A narrativa mentirosa com a falsa
reivindicação do voto impresso (de interesse exclusivo de milícias) é pretexto
para autogolpe similar ao ensaiado por Donald Trump nos Estados Unidos para
impedir a posse do vitorioso na eleição presidencial. E faz parte de um projeto
mais amplo de extermínio de instituições democráticas e conquistas da
civilização, objetivos do neonazismo e do neofascismo, expostos em sua pose
gaiata ao lado de Beatrix Storch, neta de um ex-ministro de Adolf Hitler no 3.º
Reich.
Segundo o Instituto Socioambiental, em dois
anos e meio de seu desgoverno a devastação da Amazônia Legal aumentou 48,31%,
com unidades de conservação e terras indígenas afetadas. Ele resistiu a demitir
o ex-ministro do Meio Ambiente Ricardo Salles, flagrado em participação em
furto de madeira nobre do bioma. A demolição da instrução pública, iniciada
pelo bancário Abraham Weintraub e completada pelo pastor Milton Ribeiro, tem o
mesmo objetivo de volta à barbárie. Assim como a negativa de impedir o incêndio
do depósito da Cinemateca Brasileira na Vila Leopoldina, se tivesse entregado a
gestão da instituição cultural ao Estado de São Paulo.
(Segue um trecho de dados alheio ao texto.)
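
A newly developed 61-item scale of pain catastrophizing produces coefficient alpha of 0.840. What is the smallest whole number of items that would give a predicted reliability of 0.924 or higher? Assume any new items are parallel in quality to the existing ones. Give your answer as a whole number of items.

142

Invert Spearman-Brown to solve for n:
n = r_target (1 − r_old) / [ r_old (1 − r_target) ]
n = [0.924 × 0.160] / [0.840 × 0.076]
  = 0.147840 / 0.063840 = 2.3158
Items needed = n × 61 = 2.3158 × 61 ≈ 141.26 → round up to 142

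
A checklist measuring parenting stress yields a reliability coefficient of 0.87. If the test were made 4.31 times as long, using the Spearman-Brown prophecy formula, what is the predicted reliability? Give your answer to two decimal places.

r_new = (4.31 × 0.87) / (1 + (4.31 − 1) × 0.87)
     = 3.7497 / 3.8797 = 0.9665

0.97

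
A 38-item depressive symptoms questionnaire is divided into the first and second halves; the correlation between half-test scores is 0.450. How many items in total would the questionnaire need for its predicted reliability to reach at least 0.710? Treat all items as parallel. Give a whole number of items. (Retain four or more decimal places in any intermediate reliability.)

57

Corrected full-test reliability: r_full = 2 × 0.450 / (1 + 0.450) ≈ 0.6207
n = r_tgt(1 − r_full) / [r_full(1 − r_tgt)] = 0.710 × 0.3793 / (0.6207 × 0.290) ≈ 1.4961
Items = 1.4961 × 38 ≈ 56.85 → 57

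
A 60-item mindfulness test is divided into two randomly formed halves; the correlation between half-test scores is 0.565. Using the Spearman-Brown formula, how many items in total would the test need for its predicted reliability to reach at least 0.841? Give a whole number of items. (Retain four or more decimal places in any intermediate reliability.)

Corrected full-test reliability: r_full = 2 × 0.565 / (1 + 0.565) ≈ 0.7220
n = r_tgt(1 − r_full) / [r_full(1 − r_tgt)] = 0.841 × 0.2780 / (0.7220 × 0.159) ≈ 2.0366
Required items = 2.0366 × 60 = 122.20, so 123 items.

123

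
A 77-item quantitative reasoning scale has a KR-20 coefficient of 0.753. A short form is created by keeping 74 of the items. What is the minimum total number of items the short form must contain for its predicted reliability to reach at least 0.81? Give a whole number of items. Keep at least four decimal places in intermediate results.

108

First, r for the 74-item form: n = 74/77 = 0.9610, so r_74 = 0.9610·0.753/(1 + (0.9610 − 1)·0.753) = 0.7455
Then solve for n' with r_old = 0.7455, r_target = 0.81: n' = 0.81(1 − 0.7455)/[0.7455(1 − 0.81)] = 1.4554
Items = 1.4554 × 74 ≈ 107.70 → 108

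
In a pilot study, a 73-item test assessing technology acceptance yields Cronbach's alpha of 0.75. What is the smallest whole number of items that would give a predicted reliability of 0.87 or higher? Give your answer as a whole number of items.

Spearman-Brown solved for the length factor n:
n = r_target (1 − r_old) / [ r_old (1 − r_target) ]
n = [0.87 × 0.25] / [0.75 × 0.13]
n = 0.2175 / 0.0975 ≈ 2.2308
Items needed = n × 73 = 2.2308 × 73 ≈ 162.85 → round up to 163

163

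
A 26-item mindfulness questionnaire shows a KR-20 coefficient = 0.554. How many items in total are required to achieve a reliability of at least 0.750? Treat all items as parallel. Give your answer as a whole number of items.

Rearranging the Spearman-Brown formula for n,
n = r*(1 − r) / [ r (1 − r*) ]
n = 0.750(1 − 0.554) / [0.554(1 − 0.750)]
n = 0.334500 / 0.138500 ≈ 2.4152
2.4152 × 26 = 62.80 → 63 items

63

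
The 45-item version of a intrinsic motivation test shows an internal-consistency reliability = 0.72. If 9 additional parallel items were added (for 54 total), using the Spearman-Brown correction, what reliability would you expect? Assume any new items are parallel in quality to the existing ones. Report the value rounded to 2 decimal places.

0.76

n = 54/45 = 1.2
r_new = 1.2·0.72 / [1 + (1.2 − 1)·0.72]
r_new = 0.8640 / 1.1440 ≈ 0.7552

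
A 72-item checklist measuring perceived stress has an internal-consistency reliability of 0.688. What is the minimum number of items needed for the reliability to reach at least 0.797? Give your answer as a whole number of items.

Invert Spearman-Brown to solve for n:
n = r_target (1 − r_old) / [ r_old (1 − r_target) ]
n = 0.797(1 − 0.688) / [0.688(1 − 0.797)]
  = 0.248664 / 0.139664 = 1.7804
1.7804 × 72 = 128.19 → 129 items

129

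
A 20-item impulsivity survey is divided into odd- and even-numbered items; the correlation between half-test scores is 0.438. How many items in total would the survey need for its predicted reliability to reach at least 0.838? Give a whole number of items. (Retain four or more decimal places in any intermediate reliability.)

67

Corrected full-test reliability: r_full = 2 × 0.438 / (1 + 0.438) ≈ 0.6092
Solve Spearman-Brown for n: n = 0.838(1 − 0.6092) / [0.6092(1 − 0.838)] = 3.3184
Required items = 3.3184 × 20 = 66.37, so 67 items.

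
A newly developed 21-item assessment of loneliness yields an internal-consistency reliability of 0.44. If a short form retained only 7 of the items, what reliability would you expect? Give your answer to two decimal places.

0.21

Length ratio n = 7/21 = 0.3333
Apply the Spearman-Brown prophecy formula, r' = nr / [1 + (n − 1)r]:
r_new = (0.3333 × 0.44) / (1 + (0.3333 − 1) × 0.44)
     = 0.1467 / 0.7067 = 0.2076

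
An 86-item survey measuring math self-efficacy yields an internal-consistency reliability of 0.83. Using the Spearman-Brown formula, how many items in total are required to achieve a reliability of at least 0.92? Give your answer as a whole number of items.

Spearman-Brown solved for the length factor n:
n = r*(1 − r) / [ r (1 − r*) ]
n = 0.92 × (1 − 0.83) / [ 0.83 × (1 − 0.92) ]
  = 0.1564 / 0.0664 = 2.3554
2.3554 × 86 = 202.56 → 203 items

203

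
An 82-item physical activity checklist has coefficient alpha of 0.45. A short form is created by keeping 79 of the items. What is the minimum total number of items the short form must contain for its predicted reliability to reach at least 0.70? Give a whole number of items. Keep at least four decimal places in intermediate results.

234

First, r for the 79-item form: n = 79/82 = 0.9634, so r_79 = 0.9634·0.45/(1 + (0.9634 − 1)·0.45) = 0.4408
Then solve for n' with r_old = 0.4408, r_target = 0.70: n' = 0.70(1 − 0.4408)/[0.4408(1 − 0.70)] = 2.9601
Items = 2.9601 × 79 ≈ 233.85 → 234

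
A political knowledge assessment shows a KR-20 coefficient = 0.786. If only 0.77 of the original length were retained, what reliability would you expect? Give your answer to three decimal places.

0.739

By Spearman-Brown, r_new = n r / (1 + (n − 1) r).
r_new = (0.77 × 0.786) / (1 + (0.77 − 1) × 0.786)
     = 0.6052 / 0.8192 = 0.7388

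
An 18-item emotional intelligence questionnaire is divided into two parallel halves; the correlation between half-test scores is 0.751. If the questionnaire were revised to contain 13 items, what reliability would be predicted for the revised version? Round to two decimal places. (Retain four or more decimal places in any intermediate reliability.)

0.81

Full-test reliability from the split-half r: r_full = 2(0.751)/(1 + 0.751) = 0.8578
Length factor from 18 to 13 items: n = 13/18 = 0.7222
r_new = n·r_full / (1 + (n − 1)·r_full) = 0.6195 / 0.7617 ≈ 0.8133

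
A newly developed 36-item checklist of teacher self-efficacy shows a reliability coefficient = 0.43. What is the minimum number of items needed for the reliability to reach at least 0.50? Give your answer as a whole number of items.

Spearman-Brown solved for the length factor n:
n = r*(1 − r) / [ r (1 − r*) ]
n = 0.50(1 − 0.43) / [0.43(1 − 0.50)]
  = 0.2850 / 0.2150 = 1.3256
So the test needs 1.3256 × 36 ≈ 47.72 items; rounding up, 48.

48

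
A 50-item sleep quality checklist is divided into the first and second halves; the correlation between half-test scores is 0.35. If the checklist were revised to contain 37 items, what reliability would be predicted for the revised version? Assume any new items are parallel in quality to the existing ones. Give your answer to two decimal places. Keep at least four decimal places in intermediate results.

0.44

Spearman-Brown correction (n = 2): r_full = 2·0.35/(1 + 0.35) = 0.5185
Length factor from 50 to 37 items: n = 37/50 = 0.7400
r_new = n·r_full / (1 + (n − 1)·r_full) = 0.3837 / 0.8652 ≈ 0.4435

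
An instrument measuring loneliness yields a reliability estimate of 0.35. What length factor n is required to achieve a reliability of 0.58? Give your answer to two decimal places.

2.56

Rearranging the Spearman-Brown formula for n,
n = r_target (1 − r_old) / [ r_old (1 − r_target) ]
n = [0.58 × 0.65] / [0.35 × 0.42]
  = 0.3770 / 0.1470 = 2.5646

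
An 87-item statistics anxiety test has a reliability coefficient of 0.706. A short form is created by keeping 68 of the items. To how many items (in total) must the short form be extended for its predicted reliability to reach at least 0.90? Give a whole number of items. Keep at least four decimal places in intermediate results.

First, r for the 68-item form: n = 68/87 = 0.7816, so r_68 = 0.7816·0.706/(1 + (0.7816 − 1)·0.706) = 0.6524
Length factor from the short form to reach 0.90: n' = 0.90(1 − 0.6524) / [0.6524(1 − 0.90)] ≈ 4.7952
Items = 4.7952 × 68 ≈ 326.07 → 327

327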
O pior de sua obra de
exterminador da vida e do bem é a sabotagem criminosa às medidas restritivas do
contágio da pandemia (isolamento e uso de máscara), à imunização salvadora, e a
prescrição de charlatão de remédios ineficazes para reduzir a mortandade.
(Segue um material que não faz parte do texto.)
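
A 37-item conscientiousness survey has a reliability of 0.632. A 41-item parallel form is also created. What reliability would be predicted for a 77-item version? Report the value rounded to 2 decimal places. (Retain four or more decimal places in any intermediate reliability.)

The 41-item form is not needed; work directly from the 37-item form with n = 77/37 = 2.0811.
r_{77} = n·r / (1 + (n − 1)·r) = 1.3153 / 1.6833 ≈ 0.7814

0.78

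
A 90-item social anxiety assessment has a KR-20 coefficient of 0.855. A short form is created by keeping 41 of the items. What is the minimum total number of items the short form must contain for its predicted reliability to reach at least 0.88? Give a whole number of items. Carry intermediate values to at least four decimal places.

Short-form reliability: n = 41/90 = 0.4556; r_41 = n·r/(1+(n−1)r) ≈ 0.7287
Then solve for n' with r_old = 0.7287, r_target = 0.88: n' = 0.88(1 − 0.7287)/[0.7287(1 − 0.88)] = 2.7303
Total items = 2.7303 × 41 = 111.94, rounded up to 112.

112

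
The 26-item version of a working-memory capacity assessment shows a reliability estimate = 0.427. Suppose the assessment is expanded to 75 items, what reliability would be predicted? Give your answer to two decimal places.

Length ratio n = 75/26 = 2.8846
Spearman-Brown: r_new = n·r / (1 + (n − 1)·r)
r_new = (2.8846 × 0.427) / (1 + (2.8846 − 1) × 0.427)
     = 1.2317 / 1.8047 = 0.6825

0.68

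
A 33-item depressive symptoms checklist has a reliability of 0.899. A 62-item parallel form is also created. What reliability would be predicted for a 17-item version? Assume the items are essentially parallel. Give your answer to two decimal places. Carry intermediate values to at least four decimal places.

0.82

Only the ratio of lengths matters: n = 17/33 = 0.5152
r_{17} = n·r / (1 + (n − 1)·r) = 0.4632 / 0.5642 ≈ 0.8210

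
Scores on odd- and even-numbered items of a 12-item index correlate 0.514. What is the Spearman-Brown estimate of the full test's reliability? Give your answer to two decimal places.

0.68

Apply the Spearman-Brown correction with n = 2:
r_full = 2(0.514) / (1 + 0.514)
r_full = 1.0280 / 1.5140 ≈ 0.6790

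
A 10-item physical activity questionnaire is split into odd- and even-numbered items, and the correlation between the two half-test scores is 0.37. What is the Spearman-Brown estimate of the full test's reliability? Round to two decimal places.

0.54

r_full = 2(0.37) / (1 + 0.37)
       = 0.7400 / 1.3700 = 0.5401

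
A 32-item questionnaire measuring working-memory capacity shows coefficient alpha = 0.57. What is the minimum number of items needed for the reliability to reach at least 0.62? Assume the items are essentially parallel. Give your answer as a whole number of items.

Spearman-Brown solved for the length factor n:
n = r*(1 − r) / [ r (1 − r*) ]
n = 0.62 × (1 − 0.57) / [ 0.57 × (1 − 0.62) ]
  = 0.2666 / 0.2166 = 1.2308
So the test needs 1.2308 × 32 ≈ 39.39 items; rounding up, 40.

40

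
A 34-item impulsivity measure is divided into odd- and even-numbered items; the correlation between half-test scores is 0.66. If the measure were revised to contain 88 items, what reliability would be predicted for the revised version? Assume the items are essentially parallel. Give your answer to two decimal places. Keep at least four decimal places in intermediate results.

First correct the split-half correlation to full-test reliability: r_full = 2 × 0.66 / (1 + 0.66) ≈ 0.7952
Then adjust to 88 items: n = 88/34 = 2.5882
r_new = n·r_full / (1 + (n − 1)·r_full) = 2.0581 / 2.2629 ≈ 0.9095

0.91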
O vice-presidente da Câmara dos Deputados,
Marcelo Ramos, tem razão ao escrever no Twitter: “Já passou da hora do STF,
Câmara e Senado colocarem um limite a postura golpista e conspiratória do
Presidente da República. Se não fizeram isso agora, quando decidirem fazer,
será tarde demais. Todos que se acham protegidos hoje podem ser as próximas
vítimas”.
De fato, a hora é já. E, por enquanto, só a
Comissão Parlamentar de Inquérito da Covid, no Senado, e o Tribunal de Contas
da União parecem ter atentado para a gravidade desta hora. Bolsonaro tem razão:
a democracia e a civilização são ameaçadas pela real fraude eleitoral, que ele
encarna, ao trair os cidadãos que o sufragaram pelo fim da corrupção.